The team, led by the Natural History Museum, has set itself a target of reducing carbon emissions by up to 10% in the next three years within the South Kensington Cultural and Academic Estate. The 35 ha area covers the Natural History Museum, Imperial College, the Science Museum, the V&A and the Royal Albert Hall.
Simon Tilleard, head of engineering at the Natural History Museum, said each business unit within the area would have a meter installed to monitor the amount of energy consumed. He said: "We will use the data from these meters to develop a more integrated strategy for the whole area. We want to put in district systems for the area such as aqua-thermal storage systems, which can make a 50% saving."
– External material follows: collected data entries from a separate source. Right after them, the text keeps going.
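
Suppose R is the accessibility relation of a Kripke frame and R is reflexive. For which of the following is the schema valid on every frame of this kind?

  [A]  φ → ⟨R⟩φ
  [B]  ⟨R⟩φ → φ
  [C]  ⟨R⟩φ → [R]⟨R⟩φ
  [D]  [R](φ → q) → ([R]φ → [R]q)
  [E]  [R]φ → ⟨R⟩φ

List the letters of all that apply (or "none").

A, D, E

A reflexive relation is serial.
(A) φ → ⟨R⟩φ (the dual of axiom T) characterises the reflexive frames. Every such R is reflexive — valid.
(B) ⟨R⟩φ → φ is the converse of T; it holds exactly when R ⊆ identity. Such an R need not be a subset of the identity — not valid.
(C) ⟨R⟩φ → [R]⟨R⟩φ is axiom 5, which corresponds to the euclidean property. Such an R need not be euclidean — not valid.
(D) [R](φ → q) → ([R]φ → [R]q) is the K axiom; it holds on all frames — valid.
(E) axiom D: valid iff R is serial. Every such R is serial — valid.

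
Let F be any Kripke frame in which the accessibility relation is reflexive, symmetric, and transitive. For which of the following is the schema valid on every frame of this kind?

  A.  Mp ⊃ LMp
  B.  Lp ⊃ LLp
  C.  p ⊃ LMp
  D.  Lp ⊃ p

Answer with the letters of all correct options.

A, B, C, D

A relation that is reflexive, symmetric, and transitive is also euclidean and serial.
(A) Mp ⊃ LMp is axiom 5, which corresponds to the euclidean property. Every such R is euclidean — valid.
(B) Lp ⊃ LLp is axiom 4; it is valid on a frame exactly when R is transitive. Every such R is transitive, so valid.
(C) p ⊃ LMp (axiom B) characterises the symmetric frames. Every such R is symmetric — valid.
(D) Lp ⊃ p is axiom T, which corresponds to reflexivity. Every such R is reflexive — valid.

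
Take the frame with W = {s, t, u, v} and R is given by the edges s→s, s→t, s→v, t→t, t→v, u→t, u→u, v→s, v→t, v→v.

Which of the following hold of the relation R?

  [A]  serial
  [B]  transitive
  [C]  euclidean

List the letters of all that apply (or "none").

A

(A) serial: every world has an R-successor.
(B) not transitive: t R v and v R s but not t R s.
(C) not euclidean: s R t and s R s but not t R s.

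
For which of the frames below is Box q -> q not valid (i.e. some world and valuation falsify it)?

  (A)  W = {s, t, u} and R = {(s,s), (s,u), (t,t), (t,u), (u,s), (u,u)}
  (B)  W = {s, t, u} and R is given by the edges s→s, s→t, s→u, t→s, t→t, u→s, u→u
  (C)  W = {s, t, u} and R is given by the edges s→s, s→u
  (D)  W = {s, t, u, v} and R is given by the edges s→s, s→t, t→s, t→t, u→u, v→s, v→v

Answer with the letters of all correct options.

C

The schema Box q -> q is axiom T; it is valid on a frame iff R is reflexive.
(A) R is reflexive (each world relates to itself), so the schema is valid here.
(B) R is reflexive (each world relates to itself), so the schema is valid here.
(C) R is not reflexive (not t R t), so the schema fails here.
(D) R is reflexive (each world relates to itself), so the schema is valid here.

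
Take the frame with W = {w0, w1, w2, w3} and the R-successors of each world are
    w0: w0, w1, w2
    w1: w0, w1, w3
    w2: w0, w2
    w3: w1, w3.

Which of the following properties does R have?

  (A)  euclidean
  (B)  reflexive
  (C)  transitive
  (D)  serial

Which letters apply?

(A) not euclidean: w0 R w1 and w0 R w2 but not w1 R w2.
(B) reflexive: each world relates to itself.
(C) not transitive: w0 R w1 and w1 R w3 but not w0 R w3.
(D) serial: every world has an R-successor.

B, D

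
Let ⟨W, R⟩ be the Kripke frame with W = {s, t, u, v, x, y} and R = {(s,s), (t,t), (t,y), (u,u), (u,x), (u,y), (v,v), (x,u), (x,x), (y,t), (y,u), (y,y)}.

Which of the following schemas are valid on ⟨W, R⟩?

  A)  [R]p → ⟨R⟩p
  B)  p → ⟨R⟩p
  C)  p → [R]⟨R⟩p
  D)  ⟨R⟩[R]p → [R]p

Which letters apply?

R is reflexive: each world relates to itself.
R is symmetric: every R-edge is matched by its reverse.
R is not euclidean: u R x and u R y but not x R y.
R is serial: every world has an R-successor.
(A) [R]p → ⟨R⟩p is axiom D, which corresponds to seriality. R is serial — valid.
(B) p → ⟨R⟩p is the dual of axiom T, which corresponds to reflexivity. R is reflexive — valid.
(C) p → [R]⟨R⟩p is axiom B; it is valid on a frame exactly when R is symmetric. R is symmetric, so valid.
(D) ⟨R⟩[R]p → [R]p (the dual of axiom 5) characterises the euclidean frames. R is not euclidean — not valid.

A, B, C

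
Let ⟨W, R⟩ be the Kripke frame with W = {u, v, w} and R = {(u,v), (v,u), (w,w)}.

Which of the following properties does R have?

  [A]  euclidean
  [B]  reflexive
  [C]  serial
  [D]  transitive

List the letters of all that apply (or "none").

C

(A) not euclidean: u R v and u R v but not v R v.
(B) not reflexive: not u R u.
(C) serial: every world has an R-successor.
(D) not transitive: u R v and v R u but not u R u.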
The consortium, working with consulting engineers Fulcrum, is aiming towards carbon neutrality. Part of the plan is to develop a 15-year strategy and to find commercial partners to invest in projects. The strategy will include installing a combined heat and power plant and possibly investing in a power station.
The group has to report costs back to the Treasury throughout the project, such as how much the metering costs to install. This will be used to build up a best practice model and could be rolled out to other areas.
The grant of £2.85m was allocated through the Department for Culture, Media and Sport.